At one point after taking a few hits of acid I had a mini psychotic break and felt like my brain was being invaded by extraterrestrials and there was an intense throbbing metallic noise that pierced into my skull for many many hours. I was walking up the street with my two friends and collapsed onto the ground and started freaking out. They didn't know how to deal with it and I ended up walking home by myself and then lying in bed for many hours, knowing I shattered my psyche in a deep way. For weeks afterwards I was deeply drawn inward and felt extremely depressed and anxious.

I had also experienced a brief bout of psychosis a few years earlier when I woke up in the middle of the night to my mom being violently abused by her partner. This had been going on for 7 or 8 years (winding her up in the hospital twice) and by that time and I had had enough - so I stormed downstairs and forced her long-time douche bag boyfriend to leave. The intensity of having to do that left me traumatized and I remember being hunched into a shell-like shape for a long time screaming, crying and shaking and feeling so overwhelmed that I started detaching from my body. There were other experiences from my early childhood where I would casually start hallucinating or detaching from my body, and sometimes I would wish myself into nonexistence - which would be followed by a feeling of subtle departicularization and a reprieve from my frayed nervous system.

One time I was walking down a very steep hill that led from our house to downtown and I could see a bright crescent moon shining over my head. At that point I was feeling even more isolated and had been ousted from my friend group for reasons I still don't understand (some of those girls later apologized to me, so it was likely just them being catty bully girls). I stared up at the moon for a long time and I came to recognize that to be on a spiritual path means going through darkness.

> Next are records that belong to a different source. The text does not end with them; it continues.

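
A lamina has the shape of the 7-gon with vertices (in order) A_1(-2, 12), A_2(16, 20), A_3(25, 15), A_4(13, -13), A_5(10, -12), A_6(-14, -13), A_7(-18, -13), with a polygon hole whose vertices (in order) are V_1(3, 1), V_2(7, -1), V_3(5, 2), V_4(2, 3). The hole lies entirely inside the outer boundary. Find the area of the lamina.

808.5

Outer boundary:
Cross-terms: -232, -260, -520, -26, -298, -52, -242  ⇒  Σ = -1630
Area = |Σ|/2 = 815.
Hole:
Σ = (-10) + (19) + (11) + (-7) = 13
Area = |Σ|/2 = 6.5.
Net area = 815 − 6.5 = 808.5.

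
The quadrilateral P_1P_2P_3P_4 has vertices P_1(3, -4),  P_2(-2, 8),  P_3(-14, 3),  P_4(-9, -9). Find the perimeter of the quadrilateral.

|P_1P_2| = √((-5)² + (12)²) = √169 = 13
|P_2P_3| = √((-12)² + (-5)²) = √169 = 13
|P_3P_4| = √((5)² + (-12)²) = √169 = 13
|P_4P_1| = √((12)² + (5)²) = √169 = 13
Perimeter = 13 + 13 + 13 + 13 = 52.

52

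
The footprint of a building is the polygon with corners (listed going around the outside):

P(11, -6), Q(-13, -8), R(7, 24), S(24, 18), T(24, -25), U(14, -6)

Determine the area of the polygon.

Apply the surveyor's formula: 2A = Σ (x_i·y_{i+1} − x_{i+1}·y_i), indices taken mod 6.
Cross-terms: -166, -256, -450, -1032, 206, -18  ⇒  Σ = -1716
Area = |Σ|/2 = 858.

858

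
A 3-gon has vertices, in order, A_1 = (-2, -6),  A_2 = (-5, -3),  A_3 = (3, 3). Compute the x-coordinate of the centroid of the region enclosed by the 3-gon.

Apply Gauss's area formula. First the cross-terms c_i = x_i·y_{i+1} − x_{i+1}·y_i:
  -24, -6, -12  ⇒  2A = -42, A = -21.
Then Σ (x_i + x_{i+1})·c_i = 168, so x̄ = 168 / (6·(-21)) = -4/3.

-4/3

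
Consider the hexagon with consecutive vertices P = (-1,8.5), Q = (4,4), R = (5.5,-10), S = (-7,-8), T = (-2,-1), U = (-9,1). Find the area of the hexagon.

154.75

Apply the shoelace formula: 2A = Σ (x_i·y_{i+1} − x_{i+1}·y_i), indices taken mod 6.
P→Q: (-1)(4) − (4)(8.5) = -38
Q→R: (4)(-10) − (5.5)(4) = -62
R→S: (5.5)(-8) − (-7)(-10) = -114
S→T: (-7)(-1) − (-2)(-8) = -9
T→U: (-2)(1) − (-9)(-1) = -11
U→P: (-9)(8.5) − (-1)(1) = -75.5
Σ = -309.5
Area = |Σ|/2 = 154.75.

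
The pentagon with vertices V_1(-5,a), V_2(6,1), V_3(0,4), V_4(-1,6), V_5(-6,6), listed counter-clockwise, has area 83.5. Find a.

Write out the shoelace sum; only the two edges meeting at V_1 involve a:
2·Area = [((-6)·a − (-5)·6) + ((-5)·1 − 6·a)] + 58
       = -12·a + 83 = 167
⇒ a = -7.

-7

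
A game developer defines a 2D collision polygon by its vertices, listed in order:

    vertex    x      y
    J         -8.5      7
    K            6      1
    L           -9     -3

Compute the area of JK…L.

74

Apply the shoelace formula: 2A = Σ (x_i·y_{i+1} − x_{i+1}·y_i), indices taken mod 3.
Σ = (-50.5) + (-9) + (-88.5) = -148
Area = |Σ|/2 = 74.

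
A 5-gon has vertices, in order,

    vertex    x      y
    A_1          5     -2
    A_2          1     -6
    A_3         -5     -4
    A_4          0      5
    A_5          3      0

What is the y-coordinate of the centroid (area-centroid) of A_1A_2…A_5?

Apply Gauss's area formula. First the cross-terms c_i = x_i·y_{i+1} − x_{i+1}·y_i:
  -28, -34, -25, -15, -6  ⇒  2A = -108, A = -54.
Then Σ (y_i + y_{i+1})·c_i = 476, so ȳ = 476 / (6·(-54)) = -119/81.

-119/81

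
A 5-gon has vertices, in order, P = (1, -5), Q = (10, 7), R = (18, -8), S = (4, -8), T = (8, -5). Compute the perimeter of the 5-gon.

58

|PQ| = √((9)² + (12)²) = √225 = 15
|QR| = √((8)² + (-15)²) = √289 = 17
|RS| = √((-14)² + (0)²) = √196 = 14
|ST| = √((4)² + (3)²) = √25 = 5
|TP| = √((-7)² + (0)²) = √49 = 7
Perimeter = 15 + 17 + 14 + 5 + 7 = 58.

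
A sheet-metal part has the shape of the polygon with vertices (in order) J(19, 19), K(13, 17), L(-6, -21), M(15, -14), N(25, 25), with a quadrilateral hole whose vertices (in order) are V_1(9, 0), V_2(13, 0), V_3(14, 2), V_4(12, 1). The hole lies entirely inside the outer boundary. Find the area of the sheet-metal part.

Outer boundary:
Apply Gauss's area formula: 2A = Σ (x_i·y_{i+1} − x_{i+1}·y_i), indices taken mod 5.
Cross-terms: 76, -171, 399, 725, 0  ⇒  Σ = 1029
Area = |Σ|/2 = 514.5.
Hole:
Σ = (0) + (26) + (-10) + (-9) = 7
Area = |Σ|/2 = 3.5.
Net area = 514.5 − 3.5 = 511.

511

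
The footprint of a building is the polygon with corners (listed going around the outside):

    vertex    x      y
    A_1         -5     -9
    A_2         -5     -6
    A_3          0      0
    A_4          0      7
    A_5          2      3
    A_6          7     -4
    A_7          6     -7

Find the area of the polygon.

86

Apply Gauss's area formula: 2A = Σ (x_i·y_{i+1} − x_{i+1}·y_i), indices taken mod 7.
Σ = (-15) + (0) + (0) + (-14) + (-29) + (-25) + (-89) = -172
Area = |Σ|/2 = 86.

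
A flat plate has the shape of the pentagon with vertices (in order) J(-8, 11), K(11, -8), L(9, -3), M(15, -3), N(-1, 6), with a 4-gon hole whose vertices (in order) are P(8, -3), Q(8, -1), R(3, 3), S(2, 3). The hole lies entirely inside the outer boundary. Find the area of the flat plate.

Outer boundary:
Apply the shoelace formula: 2A = Σ (x_i·y_{i+1} − x_{i+1}·y_i), indices taken mod 5.
Cross-terms: -57, 39, 18, 87, 37  ⇒  Σ = 124
Area = |Σ|/2 = 62.
Hole:
Apply the surveyor's formula: 2A = Σ (x_i·y_{i+1} − x_{i+1}·y_i), indices taken mod 4.
Σ = (16) + (27) + (3) + (-30) = 16
Area = |Σ|/2 = 8.
Net area = 62 − 8 = 54.

54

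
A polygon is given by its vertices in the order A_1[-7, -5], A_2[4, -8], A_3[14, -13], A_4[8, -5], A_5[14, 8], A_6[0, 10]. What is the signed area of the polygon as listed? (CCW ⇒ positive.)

Apply the shoelace formula: 2A = Σ (x_i·y_{i+1} − x_{i+1}·y_i), indices taken mod 6.
Σ = (76) + (60) + (34) + (134) + (140) + (70) = 514
Signed area = Σ/2 = 257 (positive ⇒ counter-clockwise traversal).

257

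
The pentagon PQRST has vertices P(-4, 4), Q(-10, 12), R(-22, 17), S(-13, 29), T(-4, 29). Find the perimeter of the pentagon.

72

|PQ| = √((-6)² + (8)²) = √100 = 10
|QR| = √((-12)² + (5)²) = √169 = 13
|RS| = √((9)² + (12)²) = √225 = 15
|ST| = √((9)² + (0)²) = √81 = 9
|TP| = √((0)² + (-25)²) = √625 = 25
Perimeter = 10 + 13 + 15 + 9 + 25 = 72.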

I tried taking LSD one more time in the mid-90's when I was in Vancouver seeing the Pink Floyd laser light show at the planetarium. I had another profoundly negative experience that was heightened by being in the city and surrounded by so much infrastructure, like the Skytrain and towering sky scrapers that blocked out the sky.

**

When I experienced a full blown psychotic break and ended up in the hospital for a month in my late 20's, my first thought was that I was having acid flashbacks, and so much of what I experienced during that period of psychosis was similar to the psychedelic experiences I'd had in my early teens. And it was interesting that the author of The True Light of Darkness referenced the film the Altered States, as so much of what I experienced when I was in solitary confinement for 3 days reminded me of the kinds of experiences the main character in Altered States was having throughout the film.

It's been over 13 years since I went through that intense psychological rite of passage and it's not something that I've been able to write about yet, as I've spent all of my energy since that time trying to come out of psychosis and get more grounded - and it's been really tough.

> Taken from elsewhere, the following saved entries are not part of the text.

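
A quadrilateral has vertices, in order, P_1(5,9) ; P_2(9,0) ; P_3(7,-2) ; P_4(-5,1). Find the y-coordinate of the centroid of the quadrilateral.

Apply the surveyor's formula. First the cross-terms c_i = x_i·y_{i+1} − x_{i+1}·y_i:
  -81, -18, -3, -50  ⇒  2A = -152, A = -76.
Then Σ (y_i + y_{i+1})·c_i = -1190, so ȳ = -1190 / (6·(-76)) = 595/228.

595/228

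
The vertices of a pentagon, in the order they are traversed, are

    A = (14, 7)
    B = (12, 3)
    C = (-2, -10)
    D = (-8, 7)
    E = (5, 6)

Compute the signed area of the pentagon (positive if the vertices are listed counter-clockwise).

-191

Apply the surveyor's formula: 2A = Σ (x_i·y_{i+1} − x_{i+1}·y_i), indices taken mod 5.
Σ = (-42) + (-114) + (-94) + (-83) + (-49) = -382
Signed area = Σ/2 = -191 (negative ⇒ clockwise traversal).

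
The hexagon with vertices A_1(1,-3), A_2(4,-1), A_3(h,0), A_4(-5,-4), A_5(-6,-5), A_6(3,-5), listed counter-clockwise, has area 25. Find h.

The doubled signed area Σ (x_i y_{i+1} − x_{i+1} y_i) is linear in h.
With h=0 it equals 53; the coefficient of h is -3 (from the two edges through A_3).
So -3·h + 53 = 2·25 = 50 ⇒ h = 1.

1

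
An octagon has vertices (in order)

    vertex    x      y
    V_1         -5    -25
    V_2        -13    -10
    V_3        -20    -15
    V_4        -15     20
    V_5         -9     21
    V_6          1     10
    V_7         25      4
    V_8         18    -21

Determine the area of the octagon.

V_1→V_2: (-5)(-10) − (-13)(-25) = -275
V_2→V_3: (-13)(-15) − (-20)(-10) = -5
V_3→V_4: (-20)(20) − (-15)(-15) = -625
V_4→V_5: (-15)(21) − (-9)(20) = -135
V_5→V_6: (-9)(10) − (1)(21) = -111
V_6→V_7: (1)(4) − (25)(10) = -246
V_7→V_8: (25)(-21) − (18)(4) = -597
V_8→V_1: (18)(-25) − (-5)(-21) = -555
Σ = -2549
Area = |Σ|/2 = 1274.5.

1274.5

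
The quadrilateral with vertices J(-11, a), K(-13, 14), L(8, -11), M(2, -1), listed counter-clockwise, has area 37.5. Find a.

13

Write out the shoelace sum; only the two edges meeting at J involve a:
2·Area = [(2·a − (-11)·(-1)) + ((-11)·14 − (-13)·a)] + 45
       = 15·a + -120 = 75
⇒ a = 13.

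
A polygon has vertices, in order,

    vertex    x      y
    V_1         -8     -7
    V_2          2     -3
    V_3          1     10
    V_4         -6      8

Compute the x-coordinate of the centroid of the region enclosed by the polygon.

-661/235

Apply the shoelace (surveyor's) formula. First the cross-terms c_i = x_i·y_{i+1} − x_{i+1}·y_i:
  38, 23, 68, 106  ⇒  2A = 235, A = 117.5.
Then Σ (x_i + x_{i+1})·c_i = -1983, so x̄ = -1983 / (6·117.5) = -661/235.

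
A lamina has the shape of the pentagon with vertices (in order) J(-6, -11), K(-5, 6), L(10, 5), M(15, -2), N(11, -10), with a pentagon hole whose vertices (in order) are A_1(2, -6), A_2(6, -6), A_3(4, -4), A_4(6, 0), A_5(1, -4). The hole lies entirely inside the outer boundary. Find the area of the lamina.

277

Outer boundary:
Σ = (-91) + (-85) + (-95) + (-128) + (-181) = -580
Area = |Σ|/2 = 290.
Hole:
Σ = (24) + (0) + (24) + (-24) + (2) = 26
Area = |Σ|/2 = 13.
Net area = 290 − 13 = 277.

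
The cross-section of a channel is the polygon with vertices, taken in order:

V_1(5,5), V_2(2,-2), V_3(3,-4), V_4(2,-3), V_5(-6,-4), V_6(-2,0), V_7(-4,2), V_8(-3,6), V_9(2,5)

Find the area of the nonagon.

60.5

Σ = (-20) + (-2) + (-1) + (-26) + (-8) + (-4) + (-18) + (-27) + (-15) = -121
Area = |Σ|/2 = 60.5.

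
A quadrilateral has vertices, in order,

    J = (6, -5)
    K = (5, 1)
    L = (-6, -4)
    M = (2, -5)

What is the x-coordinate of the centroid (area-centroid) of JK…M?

121/75

Apply the surveyor's formula. First the cross-terms c_i = x_i·y_{i+1} − x_{i+1}·y_i:
  31, -14, 38, 20  ⇒  2A = 75, A = 37.5.
Then Σ (x_i + x_{i+1})·c_i = 363, so x̄ = 363 / (6·37.5) = 121/75.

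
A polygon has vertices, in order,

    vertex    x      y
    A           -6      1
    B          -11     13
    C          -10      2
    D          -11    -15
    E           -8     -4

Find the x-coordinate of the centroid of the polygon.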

I've been healing from my mental and spiritual health issues without the use of any kind of Western prescribed medications and I've made significant changes to my diet and lifestyle. In the years following my psychosis I stopped using hard drugs and cut my alcohol consumption down to a few times a year. I used marijuana as a gateway out of harder drugs and then stopped using anything but CBD. I spend a lot of time alone (sometimes too much) and a lot of time in nature.

I also realized that so much of what I experienced psychologically is interconnected to society as a whole, and I've I've found myself inspired to join frontline activist movements (mainly Indigenous led) that are addressing the profound social and environmental problems of humanity.

When I was at Adaitsx Fairy Creek having breakfast one morning there were about 5 of us standing around randomly, and one of the people there started talking about all of his experiences going through the mental health system, and then the rest of us all perked up and were like me too. Our mental breakdowns had brought us all to places in our lives where we could no longer passively accept the world as it is and we were compelled to be a part of radical changes.